Let $M_t$ be the compensated process associate the Poisson Process $N_t$ with intensity $\lambda_t.$ Then consider a smooth function $F(t,X_t)$ where $dX_t = \alpha_t dt + \beta_t dN_t.$
By Ito's formula, we have, $$F(t,X_t) = F(0,X_0) + \int_0^t \left[\partial_s F(s,X_s) + \partial_x F(s,X_s) \alpha_s\right] ds + \sum_{s\leq t} F(s,X_s) -F(s,X_{s-})$$ which can be re-written as $$F(t,X_t) = F(0,X_0) + \int_0^t \left[\partial_s F(s,X_s) + \partial_x F(s,X_s) \alpha_s\right] ds + \int_0^t \left[F(s,X_{s-}+\beta_s) -F(s,X_{s-})\right]dN_s.$$
Since $dM_s=dN_s - \lambda_s ds$ I can further re-write the above expression as follows, $$F(t,X_t) = F(0,X_0) + \int_0^t \left[\partial_s F(s,X_s) + \partial_x F(s,X_s) \alpha_s+\left(F(s,X_{s-}+\beta_s) -F(s,X_{s-})\right)\lambda_s\right] ds + \int_0^t \left[F(s,X_{s-}+\beta_s) -F(s,X_{s-})\right]dM_s.$$
Is this final expression correct and also can I get rid of $X_{s-}$ in the $ds$ integral and write $$F(t,X_t) = F(0,X_0) + \int_0^t \left[\partial_s F(s,X_s) + \partial_x F(s,X_s) \alpha_s+\left(F(s,X_{s}+\beta_s) -F(s,X_{s})\right)\lambda_s\right] ds + \int_0^t \left[F(s,X_{s-}+\beta_s) -F(s,X_{s-})\right]dM_s?$$
I have read in these lecture notes, Proposition 1.3.2 for instance that this can be done since the set of jump times forms a countable set.
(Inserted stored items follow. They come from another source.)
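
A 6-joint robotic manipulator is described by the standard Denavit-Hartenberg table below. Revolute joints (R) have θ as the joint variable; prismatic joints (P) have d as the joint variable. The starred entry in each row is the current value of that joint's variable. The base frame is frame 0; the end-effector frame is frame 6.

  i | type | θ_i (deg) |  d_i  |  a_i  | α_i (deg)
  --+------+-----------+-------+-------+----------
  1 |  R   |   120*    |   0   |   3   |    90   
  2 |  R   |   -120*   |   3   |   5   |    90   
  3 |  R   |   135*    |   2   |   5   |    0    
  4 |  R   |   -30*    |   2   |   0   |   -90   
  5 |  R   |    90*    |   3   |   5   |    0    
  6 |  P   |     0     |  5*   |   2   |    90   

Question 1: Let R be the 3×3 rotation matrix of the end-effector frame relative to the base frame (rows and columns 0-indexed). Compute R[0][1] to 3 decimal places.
-0.466

End-effector y-axis (col 1 of R) = (-0.4656,0.2888,0.8365)
R[0][1] = -0.4656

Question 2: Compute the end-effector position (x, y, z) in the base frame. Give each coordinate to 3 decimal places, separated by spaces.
after link 1: o_1 = (-1.5000, 2.5981, 0.0000)
after link 2: o_2 = (2.3481, 1.9330, -4.3301)
after link 3: o_3 = (5.3921, 3.7317, -0.2683)
after link 4: o_4 = (6.2581, 2.2317, 0.7317)
after link 5: o_5 = (2.6962, 6.8483, 0.7413)
after link 6: o_6 = (-0.4980, 9.7925, 3.9239)

-0.498 9.792 3.924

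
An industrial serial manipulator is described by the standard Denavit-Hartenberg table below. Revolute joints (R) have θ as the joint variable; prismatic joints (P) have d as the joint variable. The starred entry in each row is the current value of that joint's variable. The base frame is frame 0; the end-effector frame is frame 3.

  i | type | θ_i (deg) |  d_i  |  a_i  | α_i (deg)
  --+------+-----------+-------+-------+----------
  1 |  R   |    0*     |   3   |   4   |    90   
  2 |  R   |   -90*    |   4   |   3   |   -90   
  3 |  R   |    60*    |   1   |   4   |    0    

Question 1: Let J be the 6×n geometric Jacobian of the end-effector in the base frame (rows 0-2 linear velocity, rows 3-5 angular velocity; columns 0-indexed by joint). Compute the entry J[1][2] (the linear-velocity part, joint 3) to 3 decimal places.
axis z_2 = (1.0000,-0.0000,0.0000); lever o_n−o_2 = (1.0000,3.4641,-2.0000)
cross product → J_v[:, 2] = (-0.0000,2.0000,3.4641)
J_ω[:, 2] = z_2
entry J[1][2] = 2.0000

2.000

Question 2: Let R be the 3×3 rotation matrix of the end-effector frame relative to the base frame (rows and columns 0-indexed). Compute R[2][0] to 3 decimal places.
-0.500

End-effector x-axis (col 0 of R) = (0.0000,0.8660,-0.5000)
R[2][0] = -0.5000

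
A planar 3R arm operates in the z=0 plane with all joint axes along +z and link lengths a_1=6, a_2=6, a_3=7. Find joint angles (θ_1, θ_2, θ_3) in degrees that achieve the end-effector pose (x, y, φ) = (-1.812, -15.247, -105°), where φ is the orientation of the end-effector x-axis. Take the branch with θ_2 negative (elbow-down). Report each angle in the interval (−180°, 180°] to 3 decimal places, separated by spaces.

-45.003 -89.997 30.000

wrist centre = target − a_3·(cos φ, sin φ) = (-0.0003, -8.4855)
cos θ_2 = (72.0040−6²−6²)/(2·6·6) = 0.0001; θ_2 = -89.9968° (elbow-down)
β = atan2(-8.4855,-0.0003) = -90.0018°; ψ = atan2(-6.0000,6.0003) = -44.9984°
θ_1 = β − ψ = -45.0034°
θ_3 = φ − θ_1 − θ_2 = 30.0002° (wrapped to (-180°,180°])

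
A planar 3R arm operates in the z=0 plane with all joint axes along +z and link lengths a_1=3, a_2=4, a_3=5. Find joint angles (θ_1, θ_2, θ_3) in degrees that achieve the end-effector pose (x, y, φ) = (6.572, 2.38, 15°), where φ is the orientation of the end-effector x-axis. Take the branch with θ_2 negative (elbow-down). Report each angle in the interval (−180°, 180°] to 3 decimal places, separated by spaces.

134.999 -150.002 30.003

wrist centre = target − a_3·(cos φ, sin φ) = (1.7424, 1.0859)
cos θ_2 = (4.2150−3²−4²)/(2·3·4) = -0.8660; θ_2 = -150.0016° (elbow-down)
β = atan2(1.0859,1.7424) = 31.9326°; ψ = atan2(-1.9999,-0.4642) = -103.0665°
θ_1 = β − ψ = 134.9991°
θ_3 = φ − θ_1 − θ_2 = 30.0026° (wrapped to (-180°,180°])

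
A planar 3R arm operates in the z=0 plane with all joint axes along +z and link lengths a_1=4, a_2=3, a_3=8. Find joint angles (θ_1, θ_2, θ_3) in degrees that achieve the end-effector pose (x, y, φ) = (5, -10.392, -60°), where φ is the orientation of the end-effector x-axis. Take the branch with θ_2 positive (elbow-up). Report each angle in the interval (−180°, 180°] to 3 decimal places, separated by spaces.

wrist centre = target − a_3·(cos φ, sin φ) = (1.0000, -3.4638)
cos θ_2 = (12.9979−4²−3²)/(2·4·3) = -0.5001; θ_2 = 120.0058° (elbow-up)
β = atan2(-3.4638,1.0000) = -73.8965°; ψ = atan2(2.5979,2.4997) = 46.1035°
θ_1 = β − ψ = -120.0000°
θ_3 = φ − θ_1 − θ_2 = -60.0058° (wrapped to (-180°,180°])

-120.000 120.006 -60.006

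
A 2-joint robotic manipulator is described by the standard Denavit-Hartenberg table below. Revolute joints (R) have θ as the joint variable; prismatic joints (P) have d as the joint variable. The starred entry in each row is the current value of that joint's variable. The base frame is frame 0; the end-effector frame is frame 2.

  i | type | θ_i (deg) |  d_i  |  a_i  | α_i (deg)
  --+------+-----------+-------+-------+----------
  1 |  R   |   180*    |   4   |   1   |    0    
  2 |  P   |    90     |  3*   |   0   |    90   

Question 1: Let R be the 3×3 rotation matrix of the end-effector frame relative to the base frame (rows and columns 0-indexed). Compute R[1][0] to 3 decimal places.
-1.000

End-effector x-axis (col 0 of R) = (-0.0000,-1.0000,0.0000)
R[1][0] = -1.0000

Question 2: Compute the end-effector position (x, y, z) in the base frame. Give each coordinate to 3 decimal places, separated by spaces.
after link 1: o_1 = (-1.0000, 0.0000, 4.0000)
after link 2: o_2 = (-1.0000, 0.0000, 7.0000)

-1.000 0.000 7.000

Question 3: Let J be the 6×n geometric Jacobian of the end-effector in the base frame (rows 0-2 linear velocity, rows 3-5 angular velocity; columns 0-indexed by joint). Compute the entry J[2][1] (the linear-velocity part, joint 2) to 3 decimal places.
1.000

prismatic axis z_1 = (0.0000,0.0000,1.0000)
J_v[:, 1] = z_1; J_ω[:, 1] = (0,0,0)
entry J[2][1] = 1.0000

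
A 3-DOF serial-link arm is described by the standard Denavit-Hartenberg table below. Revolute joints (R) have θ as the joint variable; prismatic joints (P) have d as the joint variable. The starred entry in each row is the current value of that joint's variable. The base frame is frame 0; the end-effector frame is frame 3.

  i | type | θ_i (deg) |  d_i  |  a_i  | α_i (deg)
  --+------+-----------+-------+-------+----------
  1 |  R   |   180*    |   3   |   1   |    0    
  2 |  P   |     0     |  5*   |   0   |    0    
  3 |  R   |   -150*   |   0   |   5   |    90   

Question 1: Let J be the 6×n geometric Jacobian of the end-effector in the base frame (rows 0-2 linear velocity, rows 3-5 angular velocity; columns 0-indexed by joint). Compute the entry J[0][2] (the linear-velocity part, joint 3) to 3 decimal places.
axis z_2 = (0.0000,0.0000,1.0000); lever o_n−o_2 = (4.3301,2.5000,0.0000)
cross product → J_v[:, 2] = (-2.5000,4.3301,0.0000)
J_ω[:, 2] = z_2
entry J[0][2] = -2.5000

-2.500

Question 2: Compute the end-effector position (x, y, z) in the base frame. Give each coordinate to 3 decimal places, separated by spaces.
after link 1: o_1 = (-1.0000, 0.0000, 3.0000)
after link 2: o_2 = (-1.0000, 0.0000, 8.0000)
after link 3: o_3 = (3.3301, 2.5000, 8.0000)

3.330 2.500 8.000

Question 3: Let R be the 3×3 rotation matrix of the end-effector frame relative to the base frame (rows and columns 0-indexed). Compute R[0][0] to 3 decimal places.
0.866

End-effector x-axis (col 0 of R) = (0.8660,0.5000,0.0000)
R[0][0] = 0.8660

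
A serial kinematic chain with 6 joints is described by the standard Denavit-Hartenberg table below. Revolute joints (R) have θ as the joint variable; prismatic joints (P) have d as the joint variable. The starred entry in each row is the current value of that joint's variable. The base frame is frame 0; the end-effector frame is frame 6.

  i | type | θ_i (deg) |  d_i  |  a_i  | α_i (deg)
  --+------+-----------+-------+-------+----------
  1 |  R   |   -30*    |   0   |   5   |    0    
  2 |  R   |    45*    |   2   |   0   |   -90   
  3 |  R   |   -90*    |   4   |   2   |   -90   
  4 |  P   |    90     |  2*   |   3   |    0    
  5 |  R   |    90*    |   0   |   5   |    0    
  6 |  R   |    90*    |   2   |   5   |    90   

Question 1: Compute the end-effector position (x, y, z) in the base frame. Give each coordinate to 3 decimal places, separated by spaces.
6.641 4.331 -1.000

after link 1: o_1 = (4.3301, -2.5000, 0.0000)
after link 2: o_2 = (4.3301, -2.5000, 2.0000)
after link 3: o_3 = (3.2949, 1.3637, 4.0000)
after link 4: o_4 = (6.0032, -1.0164, 4.0000)
after link 5: o_5 = (6.0032, -1.0164, -1.0000)
after link 6: o_6 = (6.6409, 4.3308, -1.0000)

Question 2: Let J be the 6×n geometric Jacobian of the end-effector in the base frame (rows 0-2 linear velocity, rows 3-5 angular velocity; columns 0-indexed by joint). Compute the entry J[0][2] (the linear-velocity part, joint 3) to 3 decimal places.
axis z_2 = (-0.2588,0.9659,0.0000); lever o_n−o_2 = (2.3108,6.8308,-3.0000)
cross product → J_v[:, 2] = (-2.8978,-0.7765,-4.0000)
J_ω[:, 2] = z_2
entry J[0][2] = -2.8978

-2.898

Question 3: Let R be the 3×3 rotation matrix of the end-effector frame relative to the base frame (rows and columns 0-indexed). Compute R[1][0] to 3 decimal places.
End-effector x-axis (col 0 of R) = (-0.2588,0.9659,-0.0000)
R[1][0] = 0.9659

0.966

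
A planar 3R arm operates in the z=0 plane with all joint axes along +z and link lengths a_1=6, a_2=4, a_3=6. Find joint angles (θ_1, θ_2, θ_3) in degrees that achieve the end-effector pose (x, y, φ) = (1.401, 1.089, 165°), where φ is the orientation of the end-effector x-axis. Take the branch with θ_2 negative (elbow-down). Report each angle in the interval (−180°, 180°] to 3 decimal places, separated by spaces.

wrist centre = target − a_3·(cos φ, sin φ) = (7.1966, -0.4639)
cos θ_2 = (52.0056−6²−4²)/(2·6·4) = 0.0001; θ_2 = -89.9933° (elbow-down)
β = atan2(-0.4639,7.1966) = -3.6884°; ψ = atan2(-4.0000,6.0005) = -33.6880°
θ_1 = β − ψ = 29.9996°
θ_3 = φ − θ_1 − θ_2 = -135.0063° (wrapped to (-180°,180°])

30.000 -89.993 -135.006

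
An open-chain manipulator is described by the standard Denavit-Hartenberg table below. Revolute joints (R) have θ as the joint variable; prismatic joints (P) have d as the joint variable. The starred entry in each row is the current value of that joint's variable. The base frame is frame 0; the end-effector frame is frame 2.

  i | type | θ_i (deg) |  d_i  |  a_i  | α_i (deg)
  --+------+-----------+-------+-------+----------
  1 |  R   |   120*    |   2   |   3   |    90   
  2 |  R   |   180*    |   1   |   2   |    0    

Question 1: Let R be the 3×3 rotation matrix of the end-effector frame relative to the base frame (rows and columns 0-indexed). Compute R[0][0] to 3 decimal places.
End-effector x-axis (col 0 of R) = (0.5000,-0.8660,0.0000)
R[0][0] = 0.5000

0.500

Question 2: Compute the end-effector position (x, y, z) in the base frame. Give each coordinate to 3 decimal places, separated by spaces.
after link 1: o_1 = (-1.5000, 2.5981, 2.0000)
after link 2: o_2 = (0.3660, 1.3660, 2.0000)

0.366 1.366 2.000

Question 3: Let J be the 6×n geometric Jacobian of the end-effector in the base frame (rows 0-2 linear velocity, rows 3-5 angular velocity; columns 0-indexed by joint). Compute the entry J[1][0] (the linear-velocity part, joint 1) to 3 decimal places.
axis z_0 = ẑ; lever o_n−o_0 = (0.3660,1.3660,2.0000)
cross product → J_v[:, 0] = (-1.3660,0.3660,0.0000)
J_ω[:, 0] = z_0
entry J[1][0] = 0.3660

0.366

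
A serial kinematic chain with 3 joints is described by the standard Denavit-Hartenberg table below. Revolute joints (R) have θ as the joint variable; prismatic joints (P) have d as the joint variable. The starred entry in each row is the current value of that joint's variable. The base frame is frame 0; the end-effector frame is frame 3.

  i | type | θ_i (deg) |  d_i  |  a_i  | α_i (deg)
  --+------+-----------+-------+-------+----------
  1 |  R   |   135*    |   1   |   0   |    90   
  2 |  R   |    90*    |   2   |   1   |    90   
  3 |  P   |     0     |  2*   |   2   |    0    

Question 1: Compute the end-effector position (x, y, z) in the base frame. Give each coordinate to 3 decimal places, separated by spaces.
0.000 2.828 4.000

after link 1: o_1 = (0.0000, 0.0000, 1.0000)
after link 2: o_2 = (1.4142, 1.4142, 2.0000)
after link 3: o_3 = (0.0000, 2.8284, 4.0000)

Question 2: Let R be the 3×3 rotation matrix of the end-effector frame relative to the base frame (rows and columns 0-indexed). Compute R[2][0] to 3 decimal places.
End-effector x-axis (col 0 of R) = (-0.0000,0.0000,1.0000)
R[2][0] = 1.0000

1.000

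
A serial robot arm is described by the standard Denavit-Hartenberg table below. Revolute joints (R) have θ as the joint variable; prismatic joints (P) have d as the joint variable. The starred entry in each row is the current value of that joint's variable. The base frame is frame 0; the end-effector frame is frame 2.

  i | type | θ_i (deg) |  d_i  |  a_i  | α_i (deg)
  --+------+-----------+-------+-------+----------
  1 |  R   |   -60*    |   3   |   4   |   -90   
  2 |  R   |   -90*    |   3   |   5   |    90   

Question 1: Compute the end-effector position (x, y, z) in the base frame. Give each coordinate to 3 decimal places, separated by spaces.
after link 1: o_1 = (2.0000, -3.4641, 3.0000)
after link 2: o_2 = (4.5981, -1.9641, 8.0000)

4.598 -1.964 8.000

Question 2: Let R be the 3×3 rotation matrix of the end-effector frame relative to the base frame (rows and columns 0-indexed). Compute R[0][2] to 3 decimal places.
End-effector z-axis (col 2 of R) = (-0.5000,0.8660,0.0000)
R[0][2] = -0.5000

-0.500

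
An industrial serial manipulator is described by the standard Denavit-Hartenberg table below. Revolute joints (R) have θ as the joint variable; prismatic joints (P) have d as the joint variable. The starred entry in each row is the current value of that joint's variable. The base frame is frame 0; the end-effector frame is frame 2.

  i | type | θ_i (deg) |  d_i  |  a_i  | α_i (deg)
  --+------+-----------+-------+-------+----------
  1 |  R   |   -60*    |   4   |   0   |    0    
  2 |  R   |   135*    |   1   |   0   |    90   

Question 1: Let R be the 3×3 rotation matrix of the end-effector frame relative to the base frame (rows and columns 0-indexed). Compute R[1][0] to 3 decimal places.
0.966

End-effector x-axis (col 0 of R) = (0.2588,0.9659,0.0000)
R[1][0] = 0.9659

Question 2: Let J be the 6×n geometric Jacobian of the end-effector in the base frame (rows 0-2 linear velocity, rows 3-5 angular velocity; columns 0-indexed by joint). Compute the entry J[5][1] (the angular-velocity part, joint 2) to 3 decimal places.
axis z_1 = (0.0000,0.0000,1.0000); lever o_n−o_1 = (0.0000,0.0000,1.0000)
cross product → J_v[:, 1] = (0.0000,0.0000,0.0000)
J_ω[:, 1] = z_1
entry J[5][1] = 1.0000

1.000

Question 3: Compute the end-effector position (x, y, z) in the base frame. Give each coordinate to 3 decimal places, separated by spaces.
0.000 0.000 5.000

after link 1: o_1 = (0.0000, 0.0000, 4.0000)
after link 2: o_2 = (0.0000, 0.0000, 5.0000)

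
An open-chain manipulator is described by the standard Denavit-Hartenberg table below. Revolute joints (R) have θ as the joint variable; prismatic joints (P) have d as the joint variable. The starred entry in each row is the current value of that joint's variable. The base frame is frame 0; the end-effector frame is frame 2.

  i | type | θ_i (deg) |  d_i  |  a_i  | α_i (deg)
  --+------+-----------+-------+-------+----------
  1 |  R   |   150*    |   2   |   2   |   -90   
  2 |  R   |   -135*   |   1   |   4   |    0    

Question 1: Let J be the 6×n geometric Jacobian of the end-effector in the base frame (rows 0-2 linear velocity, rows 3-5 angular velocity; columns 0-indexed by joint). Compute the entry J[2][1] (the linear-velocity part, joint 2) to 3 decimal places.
2.828

axis z_1 = (-0.5000,-0.8660,0.0000); lever o_n−o_1 = (1.9495,-2.2802,2.8284)
cross product → J_v[:, 1] = (-2.4495,1.4142,2.8284)
J_ω[:, 1] = z_1
entry J[2][1] = 2.8284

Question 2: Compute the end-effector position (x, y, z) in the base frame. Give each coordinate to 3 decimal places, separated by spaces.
after link 1: o_1 = (-1.7321, 1.0000, 2.0000)
after link 2: o_2 = (0.2174, -1.2802, 4.8284)

0.217 -1.280 4.828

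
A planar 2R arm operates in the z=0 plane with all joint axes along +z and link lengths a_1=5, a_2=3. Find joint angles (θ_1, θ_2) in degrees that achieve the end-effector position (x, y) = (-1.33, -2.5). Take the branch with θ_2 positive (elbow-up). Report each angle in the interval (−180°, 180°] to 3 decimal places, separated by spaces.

cos θ_2 = (8.0189−5²−3²)/(2·5·3) = -0.8660; θ_2 = 150.0013° (elbow-up)
β = atan2(-2.5000,-1.3300) = -118.0130°; ψ = atan2(1.4999,2.4019) = 31.9841°
θ_1 = β − ψ = -149.9971°

-149.997 150.001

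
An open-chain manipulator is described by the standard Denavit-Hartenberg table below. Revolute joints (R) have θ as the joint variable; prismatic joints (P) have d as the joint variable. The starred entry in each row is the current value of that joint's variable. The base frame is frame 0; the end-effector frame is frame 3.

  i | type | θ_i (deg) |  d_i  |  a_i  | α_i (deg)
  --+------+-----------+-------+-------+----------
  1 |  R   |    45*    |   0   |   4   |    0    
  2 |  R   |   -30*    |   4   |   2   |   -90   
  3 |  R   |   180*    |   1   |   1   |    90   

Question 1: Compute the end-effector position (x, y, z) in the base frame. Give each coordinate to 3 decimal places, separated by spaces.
after link 1: o_1 = (2.8284, 2.8284, 0.0000)
after link 2: o_2 = (4.7603, 3.3461, 4.0000)
after link 3: o_3 = (3.5355, 4.0532, 4.0000)

3.536 4.053 4.000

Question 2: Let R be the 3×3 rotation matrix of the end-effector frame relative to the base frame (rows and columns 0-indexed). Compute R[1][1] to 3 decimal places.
End-effector y-axis (col 1 of R) = (-0.2588,0.9659,0.0000)
R[1][1] = 0.9659

0.966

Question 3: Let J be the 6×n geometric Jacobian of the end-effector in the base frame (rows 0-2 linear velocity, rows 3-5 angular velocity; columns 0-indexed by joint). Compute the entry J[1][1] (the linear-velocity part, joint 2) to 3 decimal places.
0.707

axis z_1 = (0.0000,0.0000,1.0000); lever o_n−o_1 = (0.7071,1.2247,4.0000)
cross product → J_v[:, 1] = (-1.2247,0.7071,0.0000)
J_ω[:, 1] = z_1
entry J[1][1] = 0.7071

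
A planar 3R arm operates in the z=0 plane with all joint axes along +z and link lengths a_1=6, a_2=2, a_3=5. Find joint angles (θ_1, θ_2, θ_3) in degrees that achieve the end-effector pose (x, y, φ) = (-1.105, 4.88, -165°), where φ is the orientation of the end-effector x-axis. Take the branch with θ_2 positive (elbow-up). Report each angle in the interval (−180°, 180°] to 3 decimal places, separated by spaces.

wrist centre = target − a_3·(cos φ, sin φ) = (3.7246, 6.1741)
cos θ_2 = (51.9923−6²−2²)/(2·6·2) = 0.4997; θ_2 = 60.0212° (elbow-up)
β = atan2(6.1741,3.7246) = 58.8988°; ψ = atan2(1.7324,6.9994) = 13.9020°
θ_1 = β − ψ = 44.9968°
θ_3 = φ − θ_1 − θ_2 = 89.9820° (wrapped to (-180°,180°])

44.997 60.021 89.982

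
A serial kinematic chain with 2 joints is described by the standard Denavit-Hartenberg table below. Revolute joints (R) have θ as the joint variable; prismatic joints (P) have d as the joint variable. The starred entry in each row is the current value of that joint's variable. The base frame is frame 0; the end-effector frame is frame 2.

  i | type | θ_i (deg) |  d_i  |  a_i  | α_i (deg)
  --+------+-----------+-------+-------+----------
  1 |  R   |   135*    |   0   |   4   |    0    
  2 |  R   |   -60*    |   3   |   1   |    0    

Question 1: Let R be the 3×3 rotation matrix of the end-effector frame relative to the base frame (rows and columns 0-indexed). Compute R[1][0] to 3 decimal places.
End-effector x-axis (col 0 of R) = (0.2588,0.9659,0.0000)
R[1][0] = 0.9659

0.966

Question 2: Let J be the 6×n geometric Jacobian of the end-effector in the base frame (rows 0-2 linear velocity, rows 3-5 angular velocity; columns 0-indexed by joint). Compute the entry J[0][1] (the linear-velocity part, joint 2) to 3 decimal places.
-0.966

axis z_1 = (0.0000,0.0000,1.0000); lever o_n−o_1 = (0.2588,0.9659,3.0000)
cross product → J_v[:, 1] = (-0.9659,0.2588,0.0000)
J_ω[:, 1] = z_1
entry J[0][1] = -0.9659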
But is there a rigorous justification for this fact, if it is indeed true?
You got it, you can replace Xs− with Xs in the ds integral. The reason is:
The set of jump times {s : Ns ≠ Ns−} is at most countable (as it is a subset of the jump times of a Poisson process) For any fixed s, Xs = Xs− outside of this countable set Therefore, the difference F(s, Xs) − F(s, Xs−) is zero for almost every s, and the integral is unchanged if you replace Xs− with Xs
So your final expression is correct. This is a standard trick when working with Itô integrals - you can replace the "pre-jump" value of the process with the post-jump value in the diffusion term, as long as you are careful to keep the "correct" value in the jump term.